Frequently asked questions

What did the April FOMC minutes say about small business credit?

The minutes stated that financing conditions 'remained somewhat restrictive for small businesses and households but were generally accommodative for larger businesses and municipalities.' This language confirms the ongoing gap between large-business and small-business access to capital.

Will the Fed cut rates at the June 16-17 meeting?

The Fed has not committed to a June cut. As of late May 2026, financial media reporting on rate futures shows investors broadly expecting a hold — and the conversation has shifted from 'when will the Fed cut?' to whether a hike is more likely than a cut before year-end. The April 4-member dissent makes the outcome genuinely uncertain.

How does the Fed rate hold affect small business loan rates?

Short-maturity small business loan rates averaged 8.3% in April 2026 (NFIB). With the Fed holding at 3.5–3.75% and no rate cut committed, bank-priced products remain elevated. Non-bank and alternative lenders operate on different pricing dynamics and may offer accessible options in the current environment.

What is a 'somewhat restrictive' lending environment for small businesses?

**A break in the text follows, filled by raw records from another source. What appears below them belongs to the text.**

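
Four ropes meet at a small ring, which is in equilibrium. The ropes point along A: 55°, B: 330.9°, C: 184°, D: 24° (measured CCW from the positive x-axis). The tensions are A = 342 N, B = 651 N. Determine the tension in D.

T_D ≈ 262 N

Resolve: ΣF_x = 342 cos 55° + 651 cos 330.9° + T_C cos 184° + T_D cos 24° = 0.
        ΣF_y = 342 sin 55° + 651 sin 330.9° + T_C sin 184° + T_D sin 24° = 0.
The known terms sum to (765, -36.45) N, so -0.9976 T_C + 0.9135 T_D = -765 and -0.0698 T_C + 0.4067 T_D = 36.45.
Solving simultaneously: T_C = 1007 N, T_D = 262.3 N.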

In practice, it means tighter underwriting standards: stronger revenue documentation requirements, longer time-in-business minimums (some banks moved from 24 to 36 months), and conservative collateral positions. Borrowers with credit scores below 680 or less than two years in business are facing the tightest conditions at traditional banks.

Who are Kevin Warsh and the FOMC dissenters in the April vote?

Kevin Warsh was sworn in as Fed Chair on May 22, 2026; June 16–17 is his first meeting. The April dissenters were: Stephen Miran (wanted to cut rates by 25 bps), and Beth Hammack, Neel Kashkari, and Lorie Logan (all opposed easing forward-guidance language while favoring the hold).